3. When querying, use bit operations to quickly filter rows that meet the criteria.

For example, suppose you have a column named genderand whose values ​​are maleand female. We can gendermap into two bitmaps, maleeach bit in the bitmap represents malewhether exists, and femaleeach bit in the bitmap represents femalewhether exists.

When querying, if the query condition is gender = 'male', you can use bit operations &to quickly filter rows that meet the conditions. &The operation will perform an AND operation on the corresponding bits in the two bitmaps. If the result is 1, it means that the row meets the criteria.

Bitmap indexes are suitable for the following scenarios:

• The value range of the column is limited, such as gender, marital_statusetc.
• Multiple columns are involved in the query conditions, and the value range of these columns is limited, for example gender = 'male' AND age >= 18.

Bitmap indexes can increase query speed, but also increase storage space. Therefore, when using bitmap indexes, you need to make trade-offs based on actual needs.

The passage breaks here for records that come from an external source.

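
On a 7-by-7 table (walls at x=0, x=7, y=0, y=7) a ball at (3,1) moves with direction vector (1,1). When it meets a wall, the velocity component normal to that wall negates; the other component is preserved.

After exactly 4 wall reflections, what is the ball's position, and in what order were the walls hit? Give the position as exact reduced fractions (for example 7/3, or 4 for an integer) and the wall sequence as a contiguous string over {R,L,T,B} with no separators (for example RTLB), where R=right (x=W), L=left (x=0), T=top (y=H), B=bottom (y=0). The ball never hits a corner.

Final position: (2,0)
Wall sequence: RTLB

1. t=4 → R at (7,5); v=(-1,1)
2. t=2 → T at (5,7); v=(-1,-1)
3. t=5 → L at (0,2); v=(1,-1)
4. t=2 → B at (2,0); v=(1,1)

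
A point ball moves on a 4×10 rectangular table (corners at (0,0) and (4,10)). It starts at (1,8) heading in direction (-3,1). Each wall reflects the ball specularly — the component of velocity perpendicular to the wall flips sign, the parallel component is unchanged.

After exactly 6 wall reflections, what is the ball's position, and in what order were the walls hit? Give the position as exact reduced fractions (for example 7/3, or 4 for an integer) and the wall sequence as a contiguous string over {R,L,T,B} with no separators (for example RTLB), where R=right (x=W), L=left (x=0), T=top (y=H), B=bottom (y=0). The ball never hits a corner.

Final position: (0,19/3)
Wall sequence: LRTLRL

1. t=1/3 → L at (0,25/3); v=(3,1)
2. t=4/3 → R at (4,29/3); v=(-3,1)
3. t=1/3 → T at (3,10); v=(-3,-1)
4. t=1 → L at (0,9); v=(3,-1)
5. t=4/3 → R at (4,23/3); v=(-3,-1)
6. t=4/3 → L at (0,19/3); v=(3,-1)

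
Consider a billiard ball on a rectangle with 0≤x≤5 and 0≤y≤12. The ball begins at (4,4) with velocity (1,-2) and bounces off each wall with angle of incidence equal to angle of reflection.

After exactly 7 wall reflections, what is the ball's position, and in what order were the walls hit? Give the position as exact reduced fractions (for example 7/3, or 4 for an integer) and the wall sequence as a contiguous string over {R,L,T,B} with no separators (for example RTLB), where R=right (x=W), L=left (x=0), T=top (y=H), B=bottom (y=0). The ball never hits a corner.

Final position: (0,4)
Wall sequence: RBLTRBL

1. t=1 → R at (5,2); v=(-1,-2)
2. t=1 → B at (4,0); v=(-1,2)
3. t=4 → L at (0,8); v=(1,2)
4. t=2 → T at (2,12); v=(1,-2)
5. t=3 → R at (5,6); v=(-1,-2)
6. t=3 → B at (2,0); v=(-1,2)
7. t=2 → L at (0,4); v=(1,2)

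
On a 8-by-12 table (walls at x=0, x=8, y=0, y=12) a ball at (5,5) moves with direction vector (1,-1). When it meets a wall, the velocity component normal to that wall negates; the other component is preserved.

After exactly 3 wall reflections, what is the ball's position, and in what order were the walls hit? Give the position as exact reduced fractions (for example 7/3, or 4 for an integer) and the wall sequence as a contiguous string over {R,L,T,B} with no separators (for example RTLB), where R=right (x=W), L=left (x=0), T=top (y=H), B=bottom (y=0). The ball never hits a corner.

1. t=3 → R at (8,2); v=(-1,-1)
2. t=2 → B at (6,0); v=(-1,1)
3. t=6 → L at (0,6); v=(1,1)

Final position: (0,6)
Wall sequence: RBL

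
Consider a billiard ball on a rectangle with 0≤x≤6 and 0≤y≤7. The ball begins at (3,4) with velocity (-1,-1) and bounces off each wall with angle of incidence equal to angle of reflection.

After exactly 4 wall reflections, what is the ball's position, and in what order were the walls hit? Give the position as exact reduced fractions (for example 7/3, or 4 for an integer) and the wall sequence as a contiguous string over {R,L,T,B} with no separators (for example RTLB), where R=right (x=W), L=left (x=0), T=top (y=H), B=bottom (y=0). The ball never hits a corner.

Final position: (4,7)
Wall sequence: LBRT

1. t=3 → L at (0,1); v=(1,-1)
2. t=1 → B at (1,0); v=(1,1)
3. t=5 → R at (6,5); v=(-1,1)
4. t=2 → T at (4,7); v=(-1,-1)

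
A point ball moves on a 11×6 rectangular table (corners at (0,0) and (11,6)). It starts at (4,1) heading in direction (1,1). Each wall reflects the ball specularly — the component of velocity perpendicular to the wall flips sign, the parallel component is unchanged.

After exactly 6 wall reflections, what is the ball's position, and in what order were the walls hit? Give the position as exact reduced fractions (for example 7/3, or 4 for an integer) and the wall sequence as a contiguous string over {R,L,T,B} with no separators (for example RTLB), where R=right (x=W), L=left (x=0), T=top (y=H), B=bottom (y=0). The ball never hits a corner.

1. t=5 → T at (9,6); v=(1,-1)
2. t=2 → R at (11,4); v=(-1,-1)
3. t=4 → B at (7,0); v=(-1,1)
4. t=6 → T at (1,6); v=(-1,-1)
5. t=1 → L at (0,5); v=(1,-1)
6. t=5 → B at (5,0); v=(1,1)

Final position: (5,0)
Wall sequence: TRBTLB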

The following are the pros and cons of bitmap indexes:

advantage:

• Can improve query speed, especially for queries containing multiple conditions.
• Bit operations can be used to perform fast logical operations.

shortcoming:

• Will increase storage space.
• Not suitable for columns with a large number of values.
• Does not work for columns with consecutive values.

Lucene-based indexing

Lucene index is built based on the full-text search engine Lucene, which can perform full-text indexing of text. The query speed is fast and it supports fuzzy query, etc.

HBase based index

Store Hive table data in HBase and use HBase's fast random access to optimize queries. However, it is necessary to ensure that the data in HBase and the data in Hive are synchronized in real time.

Druid based indexing

Druid is a real-time analysis database that can be used for real-time analysis of massive data in Hive. It features high-performance aggregation and near real-time OLAP analysis capabilities.

In addition, Hive also supports the use of self-built indexes, and users can customize the structure and working mechanism of the index as needed. Choosing an appropriate index structure is crucial to optimizing Hive query performance.